Assuming 'MyClass' ISA Class::Action::Step, has defined it's own basic methods (i.e. at least all of the mandatory ones except execute()) you can then use this method to build the class structure you need with the different execute()'s (and optionally undo()'s) you need.

    package MyClass;
    
    @MyClass::ISA = qw(Class::Action::Step);
    
    ...
    
    sub get_class_action_steps {
        ...        
        return [
            ...
            __PACKAGE__->setup_class_execute_and_get_class_action_steps(
                [A => sub {...}],
                [B => sub {...}],
                [C => sub {...}],    
            )
            ...
        ];
    }
    
    ...

This will setup MyClass::A, MyClass::B, and MyClass::C's @ISA and defines their execute() with the given code ref.

It returns an array of full name spaces appropriate for get_class_action_steps().

A second coderef will be used as the class's undo() method:

    sub get_class_action_steps {
        ...        
        return [
            ...
            __PACKAGE__->setup_class_execute_and_get_class_action_steps(
                [A => sub {...}, sub { ... undo ... }],
                [B => sub {...}],
                [C => sub {...}, sub { ... undo ... }],    
            )
            ...
        ];
    }

This will setup MyClass::A, MyClass::B, and MyClass::C's @ISA and defines their execute() with the given code ref.

In addition MyClass::A and MyClass::C will have their undo()s defined

If this is too simplistic for your needs feel free to not use it.

DIAGNOSTICS

CLASS does not implement METHOD()

Your CLASS needs to define the METHOD() method.

CONFIGURATION AND ENVIRONMENT

Class::Action::Step requires no configuration files or environment variables.

DEPENDENCIES

None.

INCOMPATIBILITIES

None reported.

BUGS AND LIMITATIONS

No bugs have been reported.

Please report any bugs or feature requests to bug-class-action@rt.cpan.org, or through the web interface at http://rt.cpan.org.

AUTHOR

Daniel Muey <http://drmuey.com/cpan_contact.pl>

LICENCE AND COPYRIGHT

Copyright (c) 2009, Daniel Muey <http://drmuey.com/cpan_contact.pl>. All rights reserved.

This module is free software; you can redistribute it and/or modify it under the same terms as Perl itself.
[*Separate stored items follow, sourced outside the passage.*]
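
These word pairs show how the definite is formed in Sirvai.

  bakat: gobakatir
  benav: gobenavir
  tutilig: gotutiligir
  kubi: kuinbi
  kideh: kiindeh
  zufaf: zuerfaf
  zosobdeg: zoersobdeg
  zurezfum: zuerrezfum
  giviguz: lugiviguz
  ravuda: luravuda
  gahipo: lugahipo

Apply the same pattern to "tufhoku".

"tufhoku" begins with t-. The one such stem in the data (tutilig → gotutiligir) adds go- … -ir around the stem, so the same rule applies.
The other patterns: stems beginning with k- insert -in- after the first vowel; stems beginning with z- insert -er- after the first vowel; stems beginning with g- or r- add the prefix lu-.
So tufhoku → gotufhokuir.

gotufhokuir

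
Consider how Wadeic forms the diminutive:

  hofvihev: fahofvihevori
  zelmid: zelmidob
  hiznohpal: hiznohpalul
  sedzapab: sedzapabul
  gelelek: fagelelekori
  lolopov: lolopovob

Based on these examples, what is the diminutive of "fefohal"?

lolopov and hofvihev both end in -v yet inflect differently (lolopovob, fahofvihevori), so the final letter is not what conditions the rule; the last vowel is.
"fefohal" has last vowel 'a'. The stems whose last vowel is 'a' (hiznohpal → hiznohpalul, sedzapab → sedzapabul) add -ul.
The other patterns: stems whose last vowel is 'i' or 'o' add -ob; stems whose last vowel is 'e' add fa- … -ori around the stem.
So fefohal → fefohalul.

fefohalul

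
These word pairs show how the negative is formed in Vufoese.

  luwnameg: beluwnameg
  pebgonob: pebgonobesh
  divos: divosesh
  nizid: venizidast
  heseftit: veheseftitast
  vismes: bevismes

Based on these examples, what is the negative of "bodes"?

bebodes

"bodes" has last vowel 'e'. The stems whose last vowel is 'e' (luwnameg → beluwnameg, vismes → bevismes) add the prefix be-.
So bodes → bebodes.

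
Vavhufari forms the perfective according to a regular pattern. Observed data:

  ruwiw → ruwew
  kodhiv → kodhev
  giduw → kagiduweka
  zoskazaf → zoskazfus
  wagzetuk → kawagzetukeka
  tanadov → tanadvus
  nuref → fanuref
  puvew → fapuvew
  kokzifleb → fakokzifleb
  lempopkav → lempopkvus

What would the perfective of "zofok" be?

zofkus

ruwiw and giduw both end in -w yet inflect differently (ruwew, kagiduweka), so the final letter is not what conditions the rule; the last vowel is.
"zofok" has last vowel 'o'. The one such stem in the data (tanadov → tanadvus) deletes the last vowel and adds -us (as do lempopkav, zoskazaf), so the same rule applies.
The other patterns: stems whose last vowel is 'i' change the last vowel to 'e'; stems whose last vowel is 'u' add ka- … -eka around the stem; stems whose last vowel is 'e' add the prefix fa-.
So zofok → zofkus.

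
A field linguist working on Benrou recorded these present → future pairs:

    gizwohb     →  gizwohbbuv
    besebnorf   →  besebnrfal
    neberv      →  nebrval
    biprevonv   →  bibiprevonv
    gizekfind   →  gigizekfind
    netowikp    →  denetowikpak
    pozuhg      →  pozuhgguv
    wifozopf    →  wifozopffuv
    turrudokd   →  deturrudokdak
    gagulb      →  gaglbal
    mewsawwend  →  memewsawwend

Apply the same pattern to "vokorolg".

vokorlgal

neberv and biprevonv both end in -v yet inflect differently (nebrval, bibiprevonv), so the final letter is not what conditions the rule; the second-to-last letter is.
"vokorolg" has second-to-last letter 'l'. The one such stem in the data (gagulb → gaglbal) deletes the last vowel and adds -al (as do besebnorf, neberv), so the same rule applies.
So vokorolg → vokorlgal.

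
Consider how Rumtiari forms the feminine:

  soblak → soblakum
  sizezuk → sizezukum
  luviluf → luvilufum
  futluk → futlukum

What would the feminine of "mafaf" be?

Every pair shown (soblak → soblakum, sizezuk → sizezukum, luviluf → luvilufum, …) follows the same rule: add -um.
So mafaf → mafafum.

mafafum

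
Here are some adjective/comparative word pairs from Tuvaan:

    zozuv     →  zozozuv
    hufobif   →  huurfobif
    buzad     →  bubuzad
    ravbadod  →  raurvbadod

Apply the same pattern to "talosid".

ravbadod and buzad both end in -d yet inflect differently (raurvbadod, bubuzad), so the final letter is not what conditions the rule; the number of vowels is.
"talosid" has 3 vowels. The stems with 3 vowels (ravbadod → raurvbadod, hufobif → huurfobif) insert -ur- after the first vowel.
So talosid → taurlosid.

taurlosid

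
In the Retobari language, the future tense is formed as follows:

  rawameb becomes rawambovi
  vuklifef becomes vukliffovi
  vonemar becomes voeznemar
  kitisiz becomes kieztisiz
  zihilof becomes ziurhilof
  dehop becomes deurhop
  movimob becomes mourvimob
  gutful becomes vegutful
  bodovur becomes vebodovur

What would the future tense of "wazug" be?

"wazug" has last vowel 'u'. The stems whose last vowel is 'u' (gutful → vegutful, bodovur → vebodovur) add the prefix ve-.
The other patterns: stems whose last vowel is 'e' delete the last vowel and add -ovi; stems whose last vowel is 'a' or 'i' insert -ez- after the first vowel; stems whose last vowel is 'o' insert -ur- after the first vowel.
So wazug → vewazug.

vewazug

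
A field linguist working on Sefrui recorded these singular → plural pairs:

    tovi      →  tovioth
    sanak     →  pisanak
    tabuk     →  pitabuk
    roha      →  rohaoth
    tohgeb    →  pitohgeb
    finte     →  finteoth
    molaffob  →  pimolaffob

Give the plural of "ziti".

sanak and roha both have last vowel 'a' yet inflect differently (pisanak, rohaoth), so the last vowel is not what conditions the rule; whether the stem ends in a vowel or a consonant is.
"ziti" ends in a vowel. The stems ending in a vowel (tovi → tovioth, roha → rohaoth, finte → finteoth) add -oth.
The other pattern: stems ending in a consonant add the prefix pi-.
So ziti → zitioth.

zitioth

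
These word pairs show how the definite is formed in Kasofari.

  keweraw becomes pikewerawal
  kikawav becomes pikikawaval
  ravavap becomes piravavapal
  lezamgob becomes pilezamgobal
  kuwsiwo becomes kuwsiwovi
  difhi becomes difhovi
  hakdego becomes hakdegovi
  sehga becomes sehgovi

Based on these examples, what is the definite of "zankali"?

zankalovi

"zankali" ends in a vowel. The stems ending in a vowel (kuwsiwo → kuwsiwovi, difhi → difhovi, hakdego → hakdegovi) drop the final letter and add -ovi.
The other pattern: stems ending in a consonant add pi- … -al around the stem.
So zankali → zankalovi.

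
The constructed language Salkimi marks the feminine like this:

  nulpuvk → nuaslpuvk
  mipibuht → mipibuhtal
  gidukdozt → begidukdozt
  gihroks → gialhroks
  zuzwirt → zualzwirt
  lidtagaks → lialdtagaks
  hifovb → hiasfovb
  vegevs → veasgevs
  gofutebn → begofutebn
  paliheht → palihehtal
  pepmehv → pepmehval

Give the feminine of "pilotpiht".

pilotpihtal

"pilotpiht" has second-to-last letter 'h'. The stems whose second-to-last letter is 'h' (pepmehv → pepmehval, paliheht → palihehtal, mipibuht → mipibuhtal) add -al.
So pilotpiht → pilotpihtal.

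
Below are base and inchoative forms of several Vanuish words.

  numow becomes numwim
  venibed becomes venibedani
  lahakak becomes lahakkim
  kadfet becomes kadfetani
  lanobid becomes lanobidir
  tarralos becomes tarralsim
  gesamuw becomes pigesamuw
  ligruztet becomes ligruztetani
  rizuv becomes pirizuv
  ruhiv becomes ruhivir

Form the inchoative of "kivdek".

kivdekani

"kivdek" has last vowel 'e'. The stems whose last vowel is 'e' (ligruztet → ligruztetani, venibed → venibedani, kadfet → kadfetani) add -ani.
So kivdek → kivdekani.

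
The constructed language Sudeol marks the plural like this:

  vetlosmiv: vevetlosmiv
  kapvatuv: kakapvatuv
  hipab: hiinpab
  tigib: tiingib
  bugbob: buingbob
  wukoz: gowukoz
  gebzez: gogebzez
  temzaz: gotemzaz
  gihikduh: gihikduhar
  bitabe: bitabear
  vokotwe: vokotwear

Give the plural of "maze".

mazear

vetlosmiv and tigib both have last vowel 'i' yet inflect differently (vevetlosmiv, tiingib), so the last vowel is not what conditions the rule; the final letter is.
"maze" ends in -e. The stems ending in -e (bitabe → bitabear, vokotwe → vokotwear) add -ar.
So maze → mazear.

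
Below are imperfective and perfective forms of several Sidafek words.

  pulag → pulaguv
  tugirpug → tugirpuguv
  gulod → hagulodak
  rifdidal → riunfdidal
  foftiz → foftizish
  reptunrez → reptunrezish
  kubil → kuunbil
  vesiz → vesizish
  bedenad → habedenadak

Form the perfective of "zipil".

ziunpil

kubil and foftiz both have last vowel 'i' yet inflect differently (kuunbil, foftizish), so the last vowel is not what conditions the rule; the final letter is.
"zipil" ends in -l. The stems ending in -l (kubil → kuunbil, rifdidal → riunfdidal) insert -un- after the first vowel.
So zipil → ziunpil.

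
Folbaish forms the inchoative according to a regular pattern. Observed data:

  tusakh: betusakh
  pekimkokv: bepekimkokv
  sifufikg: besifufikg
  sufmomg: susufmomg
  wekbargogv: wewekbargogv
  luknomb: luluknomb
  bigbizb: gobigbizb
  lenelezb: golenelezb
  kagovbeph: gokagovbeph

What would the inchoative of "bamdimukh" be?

bebamdimukh

sifufikg and sufmomg both end in -g yet inflect differently (besifufikg, susufmomg), so the final letter is not what conditions the rule; the second-to-last letter is.
"bamdimukh" has second-to-last letter 'k'. The stems whose second-to-last letter is 'k' (tusakh → betusakh, pekimkokv → bepekimkokv, sifufikg → besifufikg) add the prefix be-.
So bamdimukh → bebamdimukh.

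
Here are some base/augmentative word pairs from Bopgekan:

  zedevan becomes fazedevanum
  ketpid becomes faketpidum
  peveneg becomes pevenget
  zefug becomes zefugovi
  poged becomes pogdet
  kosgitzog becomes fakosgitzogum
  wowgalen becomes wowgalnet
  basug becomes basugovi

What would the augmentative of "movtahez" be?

"movtahez" has last vowel 'e'. The stems whose last vowel is 'e' (peveneg → pevenget, wowgalen → wowgalnet, poged → pogdet) delete the last vowel and add -et.
So movtahez → movtahzet.

movtahzet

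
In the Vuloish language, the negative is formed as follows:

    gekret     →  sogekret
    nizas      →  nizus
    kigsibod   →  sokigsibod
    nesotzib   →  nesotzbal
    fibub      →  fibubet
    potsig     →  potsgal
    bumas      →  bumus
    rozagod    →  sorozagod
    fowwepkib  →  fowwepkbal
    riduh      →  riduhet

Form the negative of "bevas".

bevus

"bevas" has last vowel 'a'. The stems whose last vowel is 'a' (bumas → bumus, nizas → nizus) change the last vowel to 'u'.
So bevas → bevus.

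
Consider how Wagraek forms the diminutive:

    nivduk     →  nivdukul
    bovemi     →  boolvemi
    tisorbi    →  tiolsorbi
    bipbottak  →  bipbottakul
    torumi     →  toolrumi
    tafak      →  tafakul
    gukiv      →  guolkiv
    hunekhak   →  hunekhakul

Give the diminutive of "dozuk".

bipbottak and bovemi both begin with b- yet inflect differently (bipbottakul, boolvemi), so the first letter is not what conditions the rule; the final letter is.
"dozuk" ends in -k. The stems ending in -k (nivduk → nivdukul, hunekhak → hunekhakul, tafak → tafakul) add -ul.
The other pattern: stems ending in -i or -v insert -ol- after the first vowel.
So dozuk → dozukul.

dozukul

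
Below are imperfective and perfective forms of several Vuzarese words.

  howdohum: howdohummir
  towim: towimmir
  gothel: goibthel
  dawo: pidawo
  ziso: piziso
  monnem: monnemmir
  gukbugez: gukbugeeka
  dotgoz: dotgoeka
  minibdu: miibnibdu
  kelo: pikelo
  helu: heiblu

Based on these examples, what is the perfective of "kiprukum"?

monnem and gukbugez both have last vowel 'e' yet inflect differently (monnemmir, gukbugeeka), so the last vowel is not what conditions the rule; the final letter is.
"kiprukum" ends in -m. The stems ending in -m (howdohum → howdohummir, towim → towimmir, monnem → monnemmir) double the final consonant and add -ir.
The other patterns: stems ending in -o add the prefix pi-; stems ending in -z drop the final letter and add -eka; stems ending in -l or -u insert -ib- after the first vowel.
So kiprukum → kiprukummir.

kiprukummir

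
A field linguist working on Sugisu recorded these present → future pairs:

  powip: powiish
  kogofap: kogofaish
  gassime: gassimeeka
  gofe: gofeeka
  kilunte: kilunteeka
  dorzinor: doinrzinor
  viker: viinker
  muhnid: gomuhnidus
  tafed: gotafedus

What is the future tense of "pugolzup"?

gassime and viker both have last vowel 'e' yet inflect differently (gassimeeka, viinker), so the last vowel is not what conditions the rule; the final letter is.
"pugolzup" ends in -p. The stems ending in -p (powip → powiish, kogofap → kogofaish) drop the final letter and add -ish.
The other patterns: stems ending in -e add -eka; stems ending in -r insert -in- after the first vowel; stems ending in -d add go- … -us around the stem.
So pugolzup → pugolzuish.

pugolzuish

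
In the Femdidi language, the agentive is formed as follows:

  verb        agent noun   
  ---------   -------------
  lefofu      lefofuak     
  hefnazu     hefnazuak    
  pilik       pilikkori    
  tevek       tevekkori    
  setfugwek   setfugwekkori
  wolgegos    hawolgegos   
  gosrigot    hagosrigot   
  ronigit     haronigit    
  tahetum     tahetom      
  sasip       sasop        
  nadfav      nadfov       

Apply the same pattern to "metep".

metop

"metep" ends in -p. The one such stem in the data (sasip → sasop) changes the last vowel to 'o' (as do tahetum, nadfav), so the same rule applies.
So metep → metop.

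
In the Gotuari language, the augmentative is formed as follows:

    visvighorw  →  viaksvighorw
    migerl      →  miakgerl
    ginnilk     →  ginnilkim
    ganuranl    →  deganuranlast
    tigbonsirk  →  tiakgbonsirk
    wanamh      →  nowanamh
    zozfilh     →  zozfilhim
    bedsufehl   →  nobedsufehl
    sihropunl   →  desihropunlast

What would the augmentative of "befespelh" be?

"befespelh" has second-to-last letter 'l'. The stems whose second-to-last letter is 'l' (ginnilk → ginnilkim, zozfilh → zozfilhim) add -im.
The other patterns: stems whose second-to-last letter is 'n' add de- … -ast around the stem; stems whose second-to-last letter is 'r' insert -ak- after the first vowel; stems whose second-to-last letter is 'h' or 'm' add the prefix no-.
So befespelh → befespelhim.

befespelhim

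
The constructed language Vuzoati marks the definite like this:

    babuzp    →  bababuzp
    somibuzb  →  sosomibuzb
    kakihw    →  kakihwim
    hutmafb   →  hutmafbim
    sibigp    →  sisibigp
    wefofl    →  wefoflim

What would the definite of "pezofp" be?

hutmafb and somibuzb both end in -b yet inflect differently (hutmafbim, sosomibuzb), so the final letter is not what conditions the rule; the second-to-last letter is.
"pezofp" has second-to-last letter 'f'. The stems whose second-to-last letter is 'f' (wefofl → wefoflim, hutmafb → hutmafbim) add -im.
The other pattern: stems whose second-to-last letter is 'g' or 'z' repeat the first consonant+vowel as a prefix.
So pezofp → pezofpim.

pezofpim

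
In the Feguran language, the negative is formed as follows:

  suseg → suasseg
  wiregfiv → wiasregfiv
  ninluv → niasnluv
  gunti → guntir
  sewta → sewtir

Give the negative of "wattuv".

wiregfiv and gunti both have last vowel 'i' yet inflect differently (wiasregfiv, guntir), so the last vowel is not what conditions the rule; whether the stem ends in a vowel or a consonant is.
"wattuv" ends in a consonant. The stems ending in a consonant (suseg → suasseg, wiregfiv → wiasregfiv, ninluv → niasnluv) insert -as- after the first vowel.
So wattuv → waasttuv.

waasttuv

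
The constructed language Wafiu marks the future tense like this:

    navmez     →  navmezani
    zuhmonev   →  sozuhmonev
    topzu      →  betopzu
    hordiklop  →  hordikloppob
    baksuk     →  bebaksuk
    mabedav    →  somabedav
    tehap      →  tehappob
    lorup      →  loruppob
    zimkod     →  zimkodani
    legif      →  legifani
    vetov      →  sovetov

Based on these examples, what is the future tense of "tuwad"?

mabedav and tehap both have last vowel 'a' yet inflect differently (somabedav, tehappob), so the last vowel is not what conditions the rule; the final letter is.
"tuwad" ends in -d. The one such stem in the data (zimkod → zimkodani) adds -ani, so the same rule applies.
So tuwad → tuwadani.

tuwadani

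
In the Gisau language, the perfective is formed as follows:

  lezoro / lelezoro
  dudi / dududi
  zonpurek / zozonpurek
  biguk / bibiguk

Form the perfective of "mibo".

mimibo

Every pair shown (lezoro → lelezoro, dudi → dududi, zonpurek → zozonpurek, …) follows the same rule: repeat the first consonant+vowel as a prefix.
So mibo → mimibo.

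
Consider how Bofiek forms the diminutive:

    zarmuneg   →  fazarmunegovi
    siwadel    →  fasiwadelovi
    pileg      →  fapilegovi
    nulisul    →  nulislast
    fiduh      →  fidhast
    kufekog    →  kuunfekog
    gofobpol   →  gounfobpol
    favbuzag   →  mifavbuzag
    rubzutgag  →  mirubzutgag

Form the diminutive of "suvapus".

suvapsast

siwadel and nulisul both end in -l yet inflect differently (fasiwadelovi, nulislast), so the final letter is not what conditions the rule; the last vowel is.
"suvapus" has last vowel 'u'. The stems whose last vowel is 'u' (nulisul → nulislast, fiduh → fidhast) delete the last vowel and add -ast.
So suvapus → suvapsast.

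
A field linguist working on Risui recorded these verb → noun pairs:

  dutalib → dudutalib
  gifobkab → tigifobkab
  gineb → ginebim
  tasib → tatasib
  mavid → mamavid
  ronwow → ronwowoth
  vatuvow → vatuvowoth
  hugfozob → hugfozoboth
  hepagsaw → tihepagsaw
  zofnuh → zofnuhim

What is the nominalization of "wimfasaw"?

tiwimfasaw

tasib and gifobkab both end in -b yet inflect differently (tatasib, tigifobkab), so the final letter is not what conditions the rule; the last vowel is.
"wimfasaw" has last vowel 'a'. The stems whose last vowel is 'a' (hepagsaw → tihepagsaw, gifobkab → tigifobkab) add the prefix ti-.
So wimfasaw → tiwimfasaw.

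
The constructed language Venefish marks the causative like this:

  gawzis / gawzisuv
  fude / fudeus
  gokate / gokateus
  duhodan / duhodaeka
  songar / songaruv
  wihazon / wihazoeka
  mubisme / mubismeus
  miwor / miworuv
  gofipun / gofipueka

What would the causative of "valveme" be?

"valveme" ends in -e. The stems ending in -e (mubisme → mubismeus, fude → fudeus, gokate → gokateus) add -us.
The other patterns: stems ending in -n drop the final letter and add -eka; stems ending in -r or -s add -uv.
So valveme → valvemeus.

valvemeus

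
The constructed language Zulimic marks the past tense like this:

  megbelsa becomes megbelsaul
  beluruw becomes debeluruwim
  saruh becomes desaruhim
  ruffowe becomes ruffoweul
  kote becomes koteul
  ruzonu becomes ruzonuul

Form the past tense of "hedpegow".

"hedpegow" ends in a consonant. The stems ending in a consonant (beluruw → debeluruwim, saruh → desaruhim) add de- … -im around the stem.
So hedpegow → dehedpegowim.

dehedpegowim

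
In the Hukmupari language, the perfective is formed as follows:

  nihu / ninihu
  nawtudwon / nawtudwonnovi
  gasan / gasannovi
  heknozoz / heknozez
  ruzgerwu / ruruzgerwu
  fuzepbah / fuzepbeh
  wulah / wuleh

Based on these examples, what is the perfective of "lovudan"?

lovudannovi

heknozoz and nawtudwon both have last vowel 'o' yet inflect differently (heknozez, nawtudwonnovi), so the last vowel is not what conditions the rule; the final letter is.
"lovudan" ends in -n. The stems ending in -n (nawtudwon → nawtudwonnovi, gasan → gasannovi) double the final consonant and add -ovi.
So lovudan → lovudannovi.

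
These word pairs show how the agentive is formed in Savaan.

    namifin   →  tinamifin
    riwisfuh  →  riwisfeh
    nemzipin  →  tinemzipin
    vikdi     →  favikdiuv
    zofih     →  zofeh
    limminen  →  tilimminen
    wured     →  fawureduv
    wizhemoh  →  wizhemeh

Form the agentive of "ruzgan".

tiruzgan

nemzipin and zofih both have last vowel 'i' yet inflect differently (tinemzipin, zofeh), so the last vowel is not what conditions the rule; the final letter is.
"ruzgan" ends in -n. The stems ending in -n (nemzipin → tinemzipin, namifin → tinamifin, limminen → tilimminen) add the prefix ti-.
The other patterns: stems ending in -h change the last vowel to 'e'; stems ending in -d or -i add fa- … -uv around the stem.
So ruzgan → tiruzgan.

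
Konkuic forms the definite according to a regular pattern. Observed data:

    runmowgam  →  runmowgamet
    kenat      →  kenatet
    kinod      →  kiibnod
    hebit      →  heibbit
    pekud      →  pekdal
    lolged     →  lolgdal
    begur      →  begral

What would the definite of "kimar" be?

kimaret

kenat and hebit both end in -t yet inflect differently (kenatet, heibbit), so the final letter is not what conditions the rule; the last vowel is.
"kimar" has last vowel 'a'. The stems whose last vowel is 'a' (runmowgam → runmowgamet, kenat → kenatet) add -et.
The other patterns: stems whose last vowel is 'i' or 'o' insert -ib- after the first vowel; stems whose last vowel is 'e' or 'u' delete the last vowel and add -al.
So kimar → kimaret.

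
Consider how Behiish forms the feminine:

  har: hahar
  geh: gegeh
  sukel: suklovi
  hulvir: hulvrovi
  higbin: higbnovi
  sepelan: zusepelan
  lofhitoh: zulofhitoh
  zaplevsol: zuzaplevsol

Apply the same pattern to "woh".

har and hulvir both end in -r yet inflect differently (hahar, hulvrovi), so the final letter is not what conditions the rule; the number of vowels is.
"woh" has 1 vowel. The stems with 1 vowel (har → hahar, geh → gegeh) repeat the first consonant+vowel as a prefix.
So woh → wowoh.

wowoh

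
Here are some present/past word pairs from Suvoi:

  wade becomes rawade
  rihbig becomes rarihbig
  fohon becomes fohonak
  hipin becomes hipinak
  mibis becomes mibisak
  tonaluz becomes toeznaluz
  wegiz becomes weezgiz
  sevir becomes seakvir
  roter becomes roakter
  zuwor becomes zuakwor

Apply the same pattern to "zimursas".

zimursasak

rihbig and hipin both have last vowel 'i' yet inflect differently (rarihbig, hipinak), so the last vowel is not what conditions the rule; the final letter is.
"zimursas" ends in -s. The one such stem in the data (mibis → mibisak) adds -ak, so the same rule applies.
The other patterns: stems ending in -e or -g add the prefix ra-; stems ending in -z insert -ez- after the first vowel; stems ending in -r insert -ak- after the first vowel.
So zimursas → zimursasak.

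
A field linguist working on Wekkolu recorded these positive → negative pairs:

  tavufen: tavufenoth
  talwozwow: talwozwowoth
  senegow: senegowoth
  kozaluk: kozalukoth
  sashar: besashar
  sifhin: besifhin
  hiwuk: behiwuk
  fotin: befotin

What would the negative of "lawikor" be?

"lawikor" has 3 vowels. The stems with 3 vowels (tavufen → tavufenoth, talwozwow → talwozwowoth, senegow → senegowoth) add -oth.
So lawikor → lawikoroth.

lawikoroth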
See perlartistic.

DISCLAIMER OF WARRANTY

BECAUSE THIS SOFTWARE IS LICENSED FREE OF CHARGE, THERE IS NO WARRANTY FOR THE SOFTWARE, TO THE EXTENT PERMITTED BY APPLICABLE LAW. EXCEPT WHEN OTHERWISE STATED IN WRITING THE COPYRIGHT HOLDERS AND/OR OTHER PARTIES PROVIDE THE SOFTWARE "AS IS" WITHOUT WARRANTY OF ANY KIND, EITHER EXPRESSED OR IMPLIED, INCLUDING, BUT NOT LIMITED TO, THE IMPLIED WARRANTIES OF MERCHANTABILITY AND FITNESS FOR A PARTICULAR PURPOSE. THE ENTIRE RISK AS TO THE QUALITY AND PERFORMANCE OF THE SOFTWARE IS WITH YOU. SHOULD THE SOFTWARE PROVE DEFECTIVE, YOU ASSUME THE COST OF ALL NECESSARY SERVICING, REPAIR, OR CORRECTION.